In a September 10 statement, Lewenza did his best to head off the possibility of unofficial wildcat action that could rapidly spin out of the union bureaucracy’s control. “A week from the deadline, anxiety levels are understandably high and rising,” said the CAW President. “The bargaining committees will do their best to keep members up to date on the status of negotiations. As September 17 approaches, it is increasingly important that members at all facilities, in all local unions, support their bargaining committees. To reach a deal, it’s crucial that members continue having faith in their elected representatives and support their bargaining committees.” Lewenza’s statement also sought to prepare the ground for concessions. “The union,” it declared, “recognizes the fragility of the industry and the need to stabilize fixed costs, while finding a solution that rewards members’ work.”

For their part, the auto companies know full well that in the CAW they are dealing not with an adversary, but with a pliant junior partner. “We correspond with our labour partners regularly to look for opportunities to ensure GM Canada’s profitability and sustainability,” said a senior company spokesman earlier this summer. Added company CEO Dan Akerson, “We have to run a business here and the union understands that better than at any time in its history…Just as we did with the UAW, I think reasonable people should be able to come to a common ground to the benefit of both.”

Underscoring this subservience to the dictates of big business, the CAW, in an unprecedented move, invited Bank of Canada Chairman Mark Carney to address its August convention in Toronto. The assembled bureaucrats gave Carney a standing ovation.

The kowtowing of the CAW to big business fully illustrates the fact that it cannot be reformed and made to respond to the needs of auto workers.
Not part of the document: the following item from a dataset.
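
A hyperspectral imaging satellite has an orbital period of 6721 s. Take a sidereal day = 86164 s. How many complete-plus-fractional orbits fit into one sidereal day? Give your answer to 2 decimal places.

12.82

Orbits per sidereal day = 86164 / 6721.0 = 12.820.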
Over the last three decades the union has been transformed into a pro-company organization, controlled by an upper middle class layer of highly paid officials that answers only to the corporations and the government. The only way forward for workers is to break decisively with this anti-labor organization and build rank-and-file committees, independent of the CAW, and to wage an industrial and political struggle, based on a socialist and internationalist program, to fight for well paying and secure jobs for all workers.